Non-participating policy

No dividends, no surprises — you trade upside for predictability.

A life insurance policy that pays no dividends — its values are fixed and guaranteed rather than shared from the insurer's experience.

Certainty over participation

A non-participating (or 'non-par') policy does not share in the insurer's financial results and therefore pays no dividends. Its premiums, death benefit, and any cash values are set and guaranteed at the outset. What you see in the contract is what you get — there is no non-guaranteed projection layered on top.

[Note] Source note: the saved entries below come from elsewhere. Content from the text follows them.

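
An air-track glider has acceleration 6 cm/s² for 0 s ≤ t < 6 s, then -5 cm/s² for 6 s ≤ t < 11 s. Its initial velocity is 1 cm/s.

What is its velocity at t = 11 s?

Δv equals the area under the a-t graph; then v = v₀ + Δv.
0–6 s: 6 × 6 = 36 cm/s
6–11 s: -5 × 5 = -25 cm/s
Δv = 11 cm/s, so v(11) = 1 + (11) = 12 cm/s.

12 cm/s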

This is the mirror image of a participating policy, which can pay dividends when the insurer's investment, mortality, and expense experience is favourable. Non-par typically costs less up front than a comparable par policy, because you are not paying for the potential dividend upside.

Who it suits

Non-par appeals to people who value simplicity and predictability and who would rather not depend on a dividend scale that can change. If you want to know exactly what you will pay and what will be paid out, without evaluating optimistic and conservative projection columns, a non-par structure removes that complexity.

The trade-off is giving up the potential for dividends to grow coverage and cash value over time. Neither par nor non-par is universally better; the right choice depends on whether you prioritize certainty and lower cost, or participation and long-term accumulation. A licensed advisor can compare the two against your goals.

Common questions

Is a non-participating policy cheaper than a participating one?

Usually, yes, up front — you're not paying for the potential dividend upside, so premiums tend to be lower. In exchange you give up the chance for dividends to grow your coverage and cash value over time. It's a certainty-versus-participation trade-off.

Does a non-participating policy build cash value?

It can, depending on the product — but any cash values are fixed and guaranteed rather than boosted by dividends. Some non-par permanent products build guaranteed cash value; others, like Term-100, build little or none.